Снова затихает двор, снова слышно, как падают на землю грушки. Одна подкатилась к самым ногам. Тимофий в задумчивости наклоняется над нею, вытирает полой свитки, и вот уже на ладони у него красуется, словно из солнца отлитый, маленький золотистый плод. Тимофий раскусывает его, холодный, терпкий сок освежает рот, к нёбу пристают мелкие семечки.
Тишина, раздумье, и лунный свет. Тимофий бережно ставит у ворот саженку, для чего-то перелезает через ограду, которая ведет в сад и на огород. Роса с деревьев и кустов леденит его руки, ветви укрывают в своей тени. Остановившись возле большого подсолнуха, Горицвит осматривает усадьбу, а потом и всю землю — она дремлет в лунном мареве и даже сквозь сон прислушивается к чему-то.
Над огородами бесшумно пролетел филин. На миг его тупые крылья врезались в лунный диск, пересекли его и стали удаляться, уменьшаясь на фоне разлохмаченной тучи. Продолговатое, как снаряд, тело хищника чем-то напоминает Сичкаря, в душе, вместе с отвращением, шевельнулось и полузабытое поверье: «Филин — к несчастью». Тимофий даже рукой махнул, отгоняя от себя всю эту чепуху.

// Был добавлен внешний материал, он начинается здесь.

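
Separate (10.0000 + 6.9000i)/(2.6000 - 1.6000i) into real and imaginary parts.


Multiply by conjugate: (10.0000 + 6.9000i)(2.6000 + 1.6000i) / (2.6^2 + (-1.6)^2)
Numerator real = 10*2.6 + 6.9*(-1.6) = 14.96
Numerator imag = 6.9*2.6 - 10*(-1.6) = 33.94
Denominator = 9.32
Re(z) = 14.96/9.32 = 1.6052
Im(z) = 33.94/9.32 = 3.6416

Re(z) = 1.6052, Im(z) = 3.6416


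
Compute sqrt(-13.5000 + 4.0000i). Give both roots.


|z| = sqrt(182.25+16) = 14.0801
sqrt((|z|+a)/2) = sqrt((14.0801+(-13.5))/2) = sqrt(0.2901) = 0.5386
sqrt((|z|-a)/2) = sqrt((14.0801-(-13.5))/2) = sqrt(13.7901) = 3.7135

±(0.5386 + 3.7135i) i.e. 0.5386 + 3.7135i and -0.5386 - 3.7135i


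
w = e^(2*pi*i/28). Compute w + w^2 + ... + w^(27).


With w = e^(2*pi*i/28), all 28 of the 28th roots of unity w^0 = 1, w, ..., w^(27) sum to 0: 1 + w + ... + w^(27) = (1 - w^28)/(1 - w) = 0 since w^28 = 1, w ≠ 1.
Removing the root 1: w + w^2 + ... + w^(27) = 0 - 1 = -1

Sum = -1


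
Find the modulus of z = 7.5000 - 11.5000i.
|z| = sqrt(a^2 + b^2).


|z| = sqrt(7.5^2 + (-11.5)^2) = sqrt(56.25 + 132.25) = sqrt(188.5) = 13.7295

|z| = 13.7295


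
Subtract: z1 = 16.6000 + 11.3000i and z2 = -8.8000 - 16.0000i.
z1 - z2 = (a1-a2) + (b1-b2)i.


Real: 16.6 + 8.8 = 25.4
Imag: 11.3 + 16 = 27.3

25.4000 + 27.3000i


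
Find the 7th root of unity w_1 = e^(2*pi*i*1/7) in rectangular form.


Angle = 360*1/7 = 51.4286°
a = cos(51.4286°) = 0.6235
b = sin(51.4286°) = 0.7818

0.6235 + 0.7818i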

Погладив подсолнух, Тимофий подошел к своему палисаднику и сразу просветлел. Он возвратился с огорода обратно во двор и остановился неподалеку от ясеней, которые посадил в тот же день, когда родился у него сын. В душе всколыхнулась нежность к сыну, как в ту счастливую минуту, когда он узнал о его рождении. Тогда молодой отец посадил во дворе не один, а целых три ясеня — надеялся, что у него будет трое сыновей. Но годы, бедность и война развеяли его надежды, и только три ясеня шумом своим напоминали о них. Потом, когда деревца встали на цыпочки, поднялись над его двором, он привык к ним, как к близким живым существам. И в окопах они виделись ему рядом с женой, отцом, сыном.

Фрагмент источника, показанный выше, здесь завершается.